Mejor regreso donde he sido feliz, donde la gente camina con sus coloridos y festivos trajes, donde practican la bondad, la justicia, la contemplación, la pausa, el respeto a las “personas otras”, donde la gente no tiene prisa, y sonríe. Mejor regreso al verdor y brillo ensortijado de una tarde, en la quietud de los árboles. Regreso al jardín a recoger pétalos y hojas secas, para que me atraviese la luz y el viento agite mis brazos.
A veces surge el llanto ¿Estoy sufriendo? ¿estoy inmerso en un presente difícil?, me pregunto, o es un simple arrebato. No me reconozco en un mismo estado emocional durante mucho tiempo. Un mismo instante me permite muchas formas de observar, entender, sentir y reconocerme.
Allá gente arropada en su mismidad, sin el intercambio de miradas, la tristeza brota por los cristales y se disuelve entre las nubes. Flores muchas flores para disimular el desencanto de la frágil mentira; de la costumbre de respirar en la ausencia de los otros, los ojos fijos, dilapidados en la pantalla del teléfono.
No te acerques, pequeño monstruo desadaptado, dice alguien quien se expresa desconcertado y de manera inconexa, mi escucha es entrecortada, sin lograr identificar si se dirige a una persona o a un animal.
Suéltame, me haces daño.
No tardes ¡amor!
Todo está vacío. Debe ser a causa de la guerra.
Los malabaristas de la pólvora se desintegran entre gemidos y naufragios
Olor a sangre, mares de sangre
Alaridos, gritos ensordecedores.
Pero no me resigno.
¿Qué me impide vivir alegremente en este fulgor insondable del fantasma que soy?
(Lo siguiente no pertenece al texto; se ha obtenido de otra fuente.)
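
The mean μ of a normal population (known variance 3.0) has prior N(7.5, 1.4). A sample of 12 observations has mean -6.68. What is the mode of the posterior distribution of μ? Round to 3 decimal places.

Posterior for μ is Normal. Precision-weighted mean: (1/1.4·7.5 + 12/3.0·-6.68) / (1/1.4 + 12/3.0) = -4.532.
A Normal posterior is symmetric, so mode = mean.
This is the posterior mode — the MAP estimate.

-4.532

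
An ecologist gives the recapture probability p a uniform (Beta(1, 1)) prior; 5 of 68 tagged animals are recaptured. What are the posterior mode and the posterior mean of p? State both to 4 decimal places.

Posterior: Beta(1+5, 1+63) = Beta(6, 64).
Mode = (6−1)/(6+64−2) = 5/68 = 0.0735.
With a flat prior the MAP equals the MLE, 5/68.
Mean = 6/(6+64) = 6/70 = 0.0857.

MAP = 0.0735; posterior mean = 0.0857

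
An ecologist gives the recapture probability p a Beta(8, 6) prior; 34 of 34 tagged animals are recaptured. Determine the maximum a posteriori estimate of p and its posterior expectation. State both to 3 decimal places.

Posterior: Beta(8+34, 6+0) = Beta(42, 6).
Mode = (42−1)/(42+6−2) = 41/46 = 0.891.
Mean = 42/(42+6) = 42/48 = 0.875.

maximum a posteriori estimate = 0.891, posterior expectation = 0.875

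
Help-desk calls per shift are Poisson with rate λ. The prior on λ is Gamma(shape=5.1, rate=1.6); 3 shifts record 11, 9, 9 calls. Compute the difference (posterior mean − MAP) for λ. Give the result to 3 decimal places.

0.217

Σ counts = 29. Posterior: Gamma(shape = 5.1+29 = 34.1, rate = 1.6+3 = 4.6).
Mode = (α−1)/β = 33.1/4.6 = 7.196.
Mean = α/β = 34.1/4.6 = 7.413.
Difference = 7.413 − 7.196 = 0.217.
Mean > mode: the posterior has a right tail.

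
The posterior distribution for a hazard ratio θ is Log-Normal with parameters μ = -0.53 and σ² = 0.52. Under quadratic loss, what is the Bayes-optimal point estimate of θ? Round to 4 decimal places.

0.7634

Mode = exp(μ − σ²) = exp(-1.05) = 0.3499.
Mean = exp(μ + σ²/2) = exp(-0.270) = 0.7634.
Quadratic loss ⇒ the optimal estimator is the posterior mean.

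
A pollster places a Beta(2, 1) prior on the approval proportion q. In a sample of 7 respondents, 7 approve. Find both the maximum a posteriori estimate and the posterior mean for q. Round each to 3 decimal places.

Posterior: Beta(2+7, 1+0) = Beta(9, 1).
Since β = 1 ≤ 1 and α > 1, the Beta density is monotone increasing on [0,1]; the mode is at 1.
Mean = 9/(9+1) = 0.900.
The posterior is left-skewed, so the mode exceeds the mean.

MAP = 1.000; posterior mean = 0.900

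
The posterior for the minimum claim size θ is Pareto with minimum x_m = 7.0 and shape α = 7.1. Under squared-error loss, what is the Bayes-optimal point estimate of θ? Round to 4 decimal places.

The Pareto density is strictly decreasing on [x_m, ∞), so the mode is x_m = 7.0000.
Mean = α·x_m/(α−1) = 7.1·7.0/6.1 = 8.1475.
Squared-error loss ⇒ the optimal estimator is the posterior mean.

8.1475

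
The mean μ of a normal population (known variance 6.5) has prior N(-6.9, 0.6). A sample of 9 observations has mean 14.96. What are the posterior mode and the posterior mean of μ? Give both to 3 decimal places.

Posterior for μ is Normal. Precision-weighted mean: (1/0.6·-6.9 + 9/6.5·14.96) / (1/0.6 + 9/6.5) = 3.020.
A Normal posterior is symmetric, so mode = mean.

MAP: 3.020. Posterior mean: 3.020.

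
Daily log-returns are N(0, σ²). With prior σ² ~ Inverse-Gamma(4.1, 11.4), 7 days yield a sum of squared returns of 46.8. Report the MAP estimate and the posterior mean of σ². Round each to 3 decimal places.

Posterior: Inverse-Gamma(shape = 4.1+7/2 = 7.6, scale = 11.4+46.8/2 = 34.8).
Mode = β/(α+1) = 34.8/8.6 = 4.047.
Mean = β/(α−1) = 34.8/6.6 = 5.273.

MAP: 4.047. Posterior mean: 5.273.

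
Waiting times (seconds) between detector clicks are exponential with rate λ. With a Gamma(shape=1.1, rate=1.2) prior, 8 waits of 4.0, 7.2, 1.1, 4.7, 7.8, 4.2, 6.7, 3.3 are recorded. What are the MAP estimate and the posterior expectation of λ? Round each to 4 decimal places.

MAP estimate = 0.2015, posterior expectation = 0.2264

Σ times = 39.0. Posterior: Gamma(shape = 1.1+8 = 9.1, rate = 1.2+39.0 = 40.2).
Mode = (α−1)/β = 8.1/40.2 = 0.2015.
Mean = α/β = 9.1/40.2 = 0.2264.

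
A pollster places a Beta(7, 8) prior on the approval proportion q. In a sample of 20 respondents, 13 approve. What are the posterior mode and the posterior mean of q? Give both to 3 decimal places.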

Sin duda querer hablar y no tener interlocutores. Sin verbos para decidir, sin conciliábulos, sin latidos, sin fatalidad, sin tristeza para ansiar la felicidad. Sin voz, ni notas sincopadas. Sin equívocos, dudas, ni extravíos. Sin la comida, el abrazo, los libros, la mirada, la ternura, la rosa, el viento, el agua, el círculo de la palabra, la danza, y las acciones virtuosas. Sin el fuego y el vino. Sin el reto de vencer un obstáculo, de aprender algo nuevo, de ser útil. Sin días de sexo y miel. Sólo días asexuados, lánguidos, eternos. Y arrastrar la culpa de no haber sabido vivir.
Emanuel Swedenborg, científico, matemático, astrónomo, pero sobre todo un gran místico, quien vivió entre el siglo XVI y el siglo XVII, según lo relata Borges afirma que: “Cuando alguien muere no se da cuenta que ha muerto, ya que todo lo que lo rodea es igual. Se encuentra en su casa, lo visitan sus amigos, recorre las calles de su ciudad, no piensa que ha muerto; pero luego empieza a notar algo. Al principio lo alegra y lo alarma después; todo en el otro mundo es más vívido, hay más luz, más colores”.
Prendido en la incertidumbre de no tener un cuerpo, reclino la cabeza, la apoyo contra la almohada, y muy suavemente se desvanece la idea de estar muerto. Vuelvo a la placidez con mi imaginación, al perfume del amanecer. Cuánta felicidad hemos albergado en nuestros corazones, que en fracción de segundos se puede tornar en trágica desilusión.
Es preciso volver a dibujar la alegría, aún en los actos repetitivos que ciñen la existencia, aún en la reiteración, no conviene dejarse opacar por el desdén, hay que procurarse honrados, y fecundos.
Escribe: ALEIDA TABARES MONTES*
*Actriz. Directora del Laboratorio Teatral la Metáfora.